Conservative management of knee osteoarthritis includes weight loss, patient education, muscle strengthening, bracing (orthotics) and pharmacological intervention. All of these have been shown to be beneficial (Zhang et al., 2008). A recent study of a weight-loss programme in 157 obese patients with knee osteoarthritis decreased their body weight 13.5% in 16 weeks. This corresponded to a 7% reduction in knee joint loading, a 13% lower axial impulse, and a 12% reduction in the internal knee abductor moment (Aaboe et al., 2011). These findings and others (Messier et al., 2000, 2005) have shown that weight loss in obese adults can lead to improvements in function/gait and decreased pain and disability in patients with knee osteoarthritis. In addition, both patient education and muscle strengthening have been found to have positive effects on knee osteoarthritis in improving function, including gait (Zhang et al., 2008).
Orthotic management of knee osteoarthritis has been studied in terms of improvements in joint forces during gait. Knee braces (direct orthotic management) and wedged insoles (indirect orthotic management) are becoming popular orthotic approaches to managing medial compartment osteoarthritis. Both methods aim to influence the external forces applied to the knee, either by directly applying a system of forces or indirectly changing the ground reaction force.

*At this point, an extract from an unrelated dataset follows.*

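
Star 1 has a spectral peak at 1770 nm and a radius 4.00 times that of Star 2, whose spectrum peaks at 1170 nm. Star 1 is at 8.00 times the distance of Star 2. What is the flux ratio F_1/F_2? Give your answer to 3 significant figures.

Wien's law: T_1/T_2 = λ_2/λ_1 = 1170/1770 = 0.6610.
L_1/L_2 = (R_1/R_2)²(T_1/T_2)⁴ = (4.00)²(0.6610)⁴ = 3.055.
F_1/F_2 = (L_1/L_2)/(d_1/d_2)² = 3.055/(8.00)² = 0.04773.

0.0477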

The aims of knee valgus braces are to unload the painful compartment, through bending moments applied proximally and distally to the knee joint, and reducing the varus deformity (Pollo, 1998). Several studies have been conducted into the use of valgus knee braces for medial compartment osteoarthritis, and have reported that patients experience significant pain relief and an improvement in physical function (Hewett et al., 1998; Kirkley et al., 1999; Lindenfeld et al., 1997; Matsumo et al., 1997; Richards et al., 2005) and also a reduction in medial compartment load (Jones et al., 2006; Pollo et al., 2002). The use of valgus bracing in the management of knee osteoarthritis has been a point of debate for some time. Two of the most important biomechanical outcomes measures are the varus angle and the knee adduction moment during loading response. Bracing has been shown to reduce the degree the varus deformity by 3° and reduce the knee adduction moment by 14.5%, providing significant pain relief (Jones et al., 2006).

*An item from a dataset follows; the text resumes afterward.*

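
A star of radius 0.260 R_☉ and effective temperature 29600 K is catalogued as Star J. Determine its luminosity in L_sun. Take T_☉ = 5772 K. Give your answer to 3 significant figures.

L/L_☉ = (R/R_☉)² (T/T_☉)⁴ = (0.260)² × (29600/5772)⁴
       = 0.06760 × (5.128)⁴ = 0.06760 × 691.6 = 46.75.

46.8 L_sun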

Another treatment that has been suggested is the use of lateral wedging of the foot. A lateral wedged insole has a thicker lateral border and applies a valgus moment to the heel, attempting to move it into an everted position. Lateral wedging has been found to significantly reduce the peak adduction moment during early stance and reduce pain (Butler et al., 2007; Jones et al., 2006; Keating et al., 1993; Shimada et al, 2006; Toda et al., 2001), however, Kakihana et al. (2007) found some inconsistency in knee varus moment reduction caused by a lateral wedging in knee osteoarthritis in approximately 18% of patients tested.
Research into the use of both knee braces and wedged insoles has shown positive clinical benefits and biomechanical benefits, which include a reduction in the knee adduction moment and varus angle of the knee joint.